Since I kept busy, I kept noticing things that I would otherwise hold off on commenting on. Like when I was doing a 4-mile morning run with my best friend, who is a Cornell employee, and we went past the Vine Street Cottages (I did not see any new homes in construction from the trail-side, but I am hopeful they’ve sold another lot or two). I could’ve went running with a camera. Could’ve cancelled lunch plans or dinner plans. But I didn’t. I know Ithaca Builds has a pretty firm grasp on these things. I passed a random house under construction near Honness Lane, and another later in the day on Hanshaw, near Freese Road. As my day went on, I kept taking mental notes, driving past the Goldwin Smith site work, Gates Hall, Seneca Way, Collegetown Terrace, into the city and past Breckenridge Place, and in an attempt to find parking for a West End restaurant, ended up seeing the structural framework going up for the new Planned Parenthood building. For better or worse, this is how my mind is wired. Two of my friends asked if I knew anything about Collegetown Terrace, and I was able to rattle off enough “fast facts” in twenty seconds that they commented that they were surprised and impressed.

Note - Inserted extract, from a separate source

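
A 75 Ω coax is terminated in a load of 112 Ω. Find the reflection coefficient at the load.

Γ = (Z_L − Z_0)/(Z_L + Z_0) = (112 − 75)/(112 + 75) = 37/187

Γ = 0.198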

It occurred to me in previous years, I would’ve been busting my hump trying to find time to dig out my camera and do a photo tour. But this year was different. I took it easy, I knew I had my stories, and Ithaca Builds has theirs, and they complement each other well. So I could take a deep breath. I could enjoy the extra time. I spent the afternoon before I left not running around like a man on a mission, camera in hand, but at my old fraternity, gathered around the open-porch lounge with about 15 of my contemporaries, some of whom I hadn’t really had a chance to talk to in ages.
It’s odd to say I don’t regret not coming back with a metric ton of photos, but this time around, I feel like my trip back was more fulfilling without them.
But, on my way out of town on 79, I did take photos of the Boiceville Cottages, since they’re outside of Ithaca Builds‘s usual haunts. Comparing to my April photos, Looks like they’ll have built at least 15 units this year.